WordStream Dang et al. 2019 Documentation

Patrick Komon, 11808210

Victor Mittermair, 11809916

Introduction

Implementation / Extension of the WordStream project proposed by Dang et al. 2019. The project is a combination of WordClouds and StreamGraphs. Our goal was to enhance and extend the functionality of the project. We added the possibility to view WordStreams by state and added 3 new datasets to the project. We also made sure, that all the original functionality stays intact.

Our contributions

We extended the given functionality of WordStream by adding an option to view WordStreams by state. This means that the user can see the WordStream at a specific point in time for a specific state. This required new datasets that had data per US state. We found and processed 4 publicly available datasets:

To select states we used an interactive US map. The user can click on up to 4 different states and each WordStream will be generated for those states. We also added a moveable slider at the bottom of the map for the user to select the year for which the most important (sudden attention measure) word will be displayed. The user can also watch an animation going through all years. Each dataset has different categories that are color-coded for better distinction. Each state will be displayed with the category color of the most important word by year. We also added the possibility to view the underlying StreamGraph of the WordStream. In the WordStreams View, the user can change the fill and stroke parameters on the left control panel.

Usage instruction

Select one of the datasets with per-state data (Basketball, UCD or NNDSS). Per default, the WordStream for the entire dataset (including cumulative frequency and sudden attention measure for all states) is shown. You can switch to the map view, by clicking the "Map View" button that appeared in the header after dataset selection. Now states can add states to the selection by clicking them on the map. Then you can render the WordStreams of the selected states by clicking the "Compare" button on the right.

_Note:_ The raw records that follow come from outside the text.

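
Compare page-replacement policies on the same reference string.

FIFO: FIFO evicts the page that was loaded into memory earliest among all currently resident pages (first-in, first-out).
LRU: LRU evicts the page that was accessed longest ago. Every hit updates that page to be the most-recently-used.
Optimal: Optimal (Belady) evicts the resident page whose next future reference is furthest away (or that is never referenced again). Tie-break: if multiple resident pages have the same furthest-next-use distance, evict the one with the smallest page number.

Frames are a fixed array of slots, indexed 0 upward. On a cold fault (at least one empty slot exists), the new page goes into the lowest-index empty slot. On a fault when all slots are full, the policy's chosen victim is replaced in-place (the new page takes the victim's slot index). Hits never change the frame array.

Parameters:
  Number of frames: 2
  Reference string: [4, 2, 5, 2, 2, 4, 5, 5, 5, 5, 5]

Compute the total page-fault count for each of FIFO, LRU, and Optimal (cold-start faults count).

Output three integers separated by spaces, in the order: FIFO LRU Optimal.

Answer: 4 5 4

Derivation:
--- FIFO ---
  step 0: ref 4 -> FAULT, frames=[4,-] (faults so far: 1)
  step 1: ref 2 -> FAULT, frames=[4,2] (faults so far: 2)
  step 2: ref 5 -> FAULT, evict 4, frames=[5,2] (faults so far: 3)
  step 3: ref 2 -> HIT, frames=[5,2] (faults so far: 3)
  step 4: ref 2 -> HIT, frames=[5,2] (faults so far: 3)
  step 5: ref 4 -> FAULT, evict 2, frames=[5,4] (faults so far: 4)
  step 6: ref 5 -> HIT, frames=[5,4] (faults so far: 4)
  step 7: ref 5 -> HIT, frames=[5,4] (faults so far: 4)
  step 8: ref 5 -> HIT, frames=[5,4] (faults so far: 4)
  step 9: ref 5 -> HIT, frames=[5,4] (faults so far: 4)
  step 10: ref 5 -> HIT, frames=[5,4] (faults so far: 4)
  FIFO total faults: 4
--- LRU ---
  step 0: ref 4 -> FAULT, frames=[4,-] (faults so far: 1)
  step 1: ref 2 -> FAULT, frames=[4,2] (faults so far: 2)
  step 2: ref 5 -> FAULT, evict 4, frames=[5,2] (faults so far: 3)
  step 3: ref 2 -> HIT, frames=[5,2] (faults so far: 3)
  step 4: ref 2 -> HIT, frames=[5,2] (faults so far: 3)
  step 5: ref 4 -> FAULT, evict 5, frames=[4,2] (faults so far: 4)
  step 6: ref 5 -> FAULT, evict 2, frames=[4,5] (faults so far: 5)
  step 7: ref 5 -> HIT, frames=[4,5] (faults so far: 5)
  step 8: ref 5 -> HIT, frames=[4,5] (faults so far: 5)
  step 9: ref 5 -> HIT, frames=[4,5] (faults so far: 5)
  step 10: ref 5 -> HIT, frames=[4,5] (faults so far: 5)
  LRU total faults: 5
--- Optimal ---
  step 0: ref 4 -> FAULT, frames=[4,-] (faults so far: 1)
  step 1: ref 2 -> FAULT, frames=[4,2] (faults so far: 2)
  step 2: ref 5 -> FAULT, evict 4, frames=[5,2] (faults so far: 3)
  step 3: ref 2 -> HIT, frames=[5,2] (faults so far: 3)
  step 4: ref 2 -> HIT, frames=[5,2] (faults so far: 3)
  step 5: ref 4 -> FAULT, evict 2, frames=[5,4] (faults so far: 4)
  step 6: ref 5 -> HIT, frames=[5,4] (faults so far: 4)
  step 7: ref 5 -> HIT, frames=[5,4] (faults so far: 4)
  step 8: ref 5 -> HIT, frames=[5,4] (faults so far: 4)
  step 9: ref 5 -> HIT, frames=[5,4] (faults so far: 4)
  step 10: ref 5 -> HIT, frames=[5,4] (faults so far: 4)
  Optimal total faults: 4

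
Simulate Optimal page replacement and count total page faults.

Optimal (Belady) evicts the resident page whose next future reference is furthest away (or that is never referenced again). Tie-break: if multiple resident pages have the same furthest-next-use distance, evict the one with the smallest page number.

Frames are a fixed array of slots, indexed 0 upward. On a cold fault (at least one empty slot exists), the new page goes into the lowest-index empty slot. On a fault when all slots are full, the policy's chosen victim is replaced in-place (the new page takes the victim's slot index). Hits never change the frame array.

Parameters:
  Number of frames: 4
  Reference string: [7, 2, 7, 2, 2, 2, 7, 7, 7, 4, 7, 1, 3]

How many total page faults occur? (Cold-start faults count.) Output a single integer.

Step 0: ref 7 → FAULT, frames=[7,-,-,-]
Step 1: ref 2 → FAULT, frames=[7,2,-,-]
Step 2: ref 7 → HIT, frames=[7,2,-,-]
Step 3: ref 2 → HIT, frames=[7,2,-,-]
Step 4: ref 2 → HIT, frames=[7,2,-,-]
Step 5: ref 2 → HIT, frames=[7,2,-,-]
Step 6: ref 7 → HIT, frames=[7,2,-,-]
Step 7: ref 7 → HIT, frames=[7,2,-,-]
Step 8: ref 7 → HIT, frames=[7,2,-,-]
Step 9: ref 4 → FAULT, frames=[7,2,4,-]
Step 10: ref 7 → HIT, frames=[7,2,4,-]
Step 11: ref 1 → FAULT, frames=[7,2,4,1]
Step 12: ref 3 → FAULT (evict 1), frames=[7,2,4,3]
Total faults: 5

Answer: 5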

A common workflow for data exploration could be like the following

Select a suitable dataset
Go to map view
Use the slider to find interesting most important words for specific states
Look at the WordStream of a single specific state and/or compare it against the WordStreams of other states.

You can try the project out here.

Usage examples

Animation of the slider

Manual selection of the year
select year

Selection of the states to compare
select states

Changing fill and stroke parameters for stream graph visualization
fill stroke

Change width/height of WordStream canvas
width height

Change min and max font size

Viewing frequency of words

Github Repo

Notes on datasets

Basketball dataset

The Basketball dataset consists of the play-by-play records of a large number of Basketball games played within NBA (National Basketball Association) seasons from 1996 to 2022. The number of appearances of each player was counted and used as term frequency (subsequently used for calculating the sudden attention measure). Each player is associated with a specific state by the team for which they played within a specific season. The five player positions (Power forward, Short Forward, Center, Shooting Guard Point Guard) were changed to just Forward, Center and Guard.

Because the dataset we originally selected, NBA Database, did not contain positions for most players, we pulled the positions from another dataset, NBA Players and Performance.

Terms with a high sudden attention measure usually are players, who are new to a team and often took part in actions throughout a large number of games within their first season.

Underlying Causes of Death (UCD) dataset

The Underlying causes of death - CDC dataset is published by the Centers for Disease Control and Prevention, a national public health agency of the USA. The UCD dataset contains the numbers of deaths caused for each specific cause per each US state and year. The list of causes is specified by the ICD-10 113 Cause List, an international standard for causes of death classification (in its version adapted by the CDC). The name of each cause is used as term and the number of deaths as term frequency.

Terms with high sudden attention measure are those causes, which were responsible for a larger number of deaths than in the year before. The effect of COVID-19 can be seen clearly in the dataset.

National Notifiable Diseases Surveillance System (NNDSS) dataset

The National Notifiable Diseases Surveillance System (NNDSS) Data - CDC dataset is published by the CDC as well. It contains the names and occurrences of certain infections diseases that must be reported to the CDC. The name of each disease is used as term and the number of occurrences as term frequency.

Terms with high sudden attention measure are those diseases, which were reported more often than in the year before. The effect of COVID-19 can be seen clearly in the dataset.